When they brought Gimme in, he got very excited to see us and tapped the glass with his beak. Except for the slight limp, he seemed his normal happy self. I got out a photo of Jim's now-deceased parents and told Gimme that they were waiting for him. "Grandpa Val's got a lot of surface area for you to land on," I told Gimme. We fed him millet, which he devoured. He chewed the cover of my "Little Prince" book to make his last "ticker tapes." I cuddled with him, scratched him in his favorite places, and kissed him square on the beak many times. (I was advised NOT to do that some time in the 90's to prevent any illnesses from being passed on to him.) He even bit Jim and pooped on him, which was par for the course. But Gimme also let Jim scratch him. Gimme would often perch on Jim's hands under the water faucet and take impromptu baths, and Jim thanked him for little gifts like that. I read Gimme a letter that thanked him for teaching us "how simple a profound act of love can be" and ended with "your spirit will always be sitting right here on my shoulder."
After about 30 minutes, the doctor gave Gimme a little shot of vallium. It seemed painless. And then Gimme fell asleep in my hands as I pet him and we said goodbye. The vet took him into the next room to end his life. She brought Gimme back and we were able to say goodbye a final time. Our hearts were broken, and so full of love for Gimme. It is still very hard to believe he really is gone.

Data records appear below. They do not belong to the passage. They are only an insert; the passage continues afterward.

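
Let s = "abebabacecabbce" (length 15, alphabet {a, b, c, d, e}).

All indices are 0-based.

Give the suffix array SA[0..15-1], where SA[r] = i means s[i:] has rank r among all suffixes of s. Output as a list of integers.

[4, 10, 0, 6, 3, 5, 11, 12, 1, 9, 13, 7, 14, 2, 8]

sorted suffixes:
  #0 SA[0]=4  'abacecabbce'
  #1 SA[1]=10  'abbce'
  #2 SA[2]=0  'abebabacecabbce'
  #3 SA[3]=6  'acecabbce'
  #4 SA[4]=3  'babacecabbce'
  #5 SA[5]=5  'bacecabbce'
  #6 SA[6]=11  'bbce'
  #7 SA[7]=12  'bce'
  #8 SA[8]=1  'bebabacecabbce'
  #9 SA[9]=9  'cabbce'
  #10 SA[10]=13  'ce'
  #11 SA[11]=7  'cecabbce'
  #12 SA[12]=14  'e'
  #13 SA[13]=2  'ebabacecabbce'
  #14 SA[14]=8  'ecabbce'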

Max drew a picture of Gimme on Tuesday, which I have attached.
January 19, 1991 – We are so grateful for his long and happy life, which included the following highlights:
Gimme was purchased from a Michigan pet store. Joe and Shelly Trumpey drove me around the state looking for the perfect hand-fed baby lovebirds. In an act of fate, the first lovebird I chose from the cage flew onto the floor and was stepped on by a pet store patron. An employee took that bird away to care for it and I was asked to choose a different bird who of course turned out to be Gimme.

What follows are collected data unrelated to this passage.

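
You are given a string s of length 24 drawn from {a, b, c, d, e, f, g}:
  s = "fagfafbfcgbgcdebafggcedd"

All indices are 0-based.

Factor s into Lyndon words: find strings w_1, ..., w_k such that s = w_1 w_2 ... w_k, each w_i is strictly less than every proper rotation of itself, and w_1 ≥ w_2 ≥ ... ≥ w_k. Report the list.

["f", "agf", "afbfcgbgcdebafggcedd"]

emit factor 1: 'f' (i=0, period=1)
emit factor 2: 'agf' (i=1, period=3)
emit factor 3: 'afbfcgbgcdebafggcedd' (i=4, period=20)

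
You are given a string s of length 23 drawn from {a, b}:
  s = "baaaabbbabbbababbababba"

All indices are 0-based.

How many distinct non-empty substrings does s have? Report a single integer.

202

rank | idx | suffix
   0 |  22 | a
   1 |   1 | aaaabbbabbbababbababba
   2 |   2 | aaabbbabbbababbababba
   3 |   3 | aabbbabbbababbababba
   4 |  17 | ababba
   5 |  12 | ababbababba
   6 |  19 | abba
   7 |  14 | abbababba
   8 |   8 | abbbababbababba
   9 |   4 | abbbabbbababbababba
  10 |  21 | ba
  11 |   0 | baaaabbbabbbababbababba
  12 |  16 | bababba
  13 |  11 | bababbababba
  14 |  18 | babba
  15 |  13 | babbababba
  16 |   7 | babbbababbababba
  17 |  20 | bba
  18 |  15 | bbababba
  19 |  10 | bbababbababba
  20 |   6 | bbabbbababbababba
  21 |   9 | bbbababbababba
  22 |   5 | bbbabbbababbababba

SA = [22, 1, 2, 3, 17, 12, 19, 14, 8, 4, 21, 0, 16, 11, 18, 13, 7, 20, 15, 10, 6, 9, 5]
[i] adj suffixes → lcp
  [1] 22/1 → 1 ('a')
  [2] 1/2 → 3 ('aaa')
  [3] 2/3 → 2 ('aa')
  [4] 3/17 → 1 ('a')
  [5] 17/12 → 6 ('ababba')
  [6] 12/19 → 2 ('ab')
  [7] 19/14 → 4 ('abba')
  [8] 14/8 → 3 ('abb')
  [9] 8/4 → 6 ('abbbab')
  [10] 4/21 → 0 ('')
  [11] 21/0 → 2 ('ba')
  [12] 0/16 → 2 ('ba')
  [13] 16/11 → 7 ('bababba')
  [14] 11/18 → 3 ('bab')
  [15] 18/13 → 5 ('babba')
  [16] 13/7 → 4 ('babb')
  [17] 7/20 → 1 ('b')
  [18] 20/15 → 3 ('bba')
  [19] 15/10 → 8 ('bbababba')
  [20] 10/6 → 4 ('bbab')
  [21] 6/9 → 2 ('bb')
  [22] 9/5 → 5 ('bbbab')

n(n+1)/2 = 23·24/2 = 276
Σ LCP = 0 + 1 + 3 + 2 + 1 + 6 + 2 + 4 + 3 + 6 + 0 + 2 + 2 + 7 + 3 + 5 + 4 + 1 + 3 + 8 + 4 + 2 + 5 = 74
distinct = 276 − 74 = 202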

It took several months of taming to get Gimme to allow me to scratch his head and hold him in my hand.. In the very beginning Gimme slept on my neck, under my hair, at night (then I heard a horror story and stopped). He nibbled my chin in the morning to wake me up.
Eventually, Gimme chose to sleep hanging upright inside a towel. I have never heard of another lovebird who does that.
Once at a bird club meeting in Ann Arbor, Michigan, we were watching a woman's lovebirds perform tricks. Gimme got so excited he flew to the front of the room and tried to join them. I call that the day he tried to run away from home and join the circus.
Gimme has lived in Ann Arbor, Michigan; Cincinnati, Ohio; Waukegan, Illinois; and of course Evanston, Illinois.
Many have been charmed by Gimme's sweetness over the years. I was told once that only 1 in 10 lovebirds are as tame as him. When out of the cage, Gimme usually preferred to play in the bathroom. I have not kept toiletries in my medicine cabinet for many many years.
Once Max was born, Gimme abandoned the bathroom and the kitchen became his new favorite room. We have enjoyed this change these past few years, as he has spent more time with us. To show affection, Gimme nibbled gently on your ear, lowered his head to your finger to be scratched or made a clicking "content" sound while perched on your shoulder.
In addition to being grateful for these things, we breathed a big sigh of relief when we realized all the things we DIDN'T do:
We didn't flush him down the toilet
We didn't lose him out an open door or window or when paying tolls on the highway
He was never attacked or eaten by a cat or other animal
He never flew into a moving ceiling fan
See pictures of Gimme throughout his lifetime, including our last visit.
We are so grateful for all of your prayers and well wishes and feel so very blessed - not only to have lived life with Gimme for so long, but also to have shared him with all of you.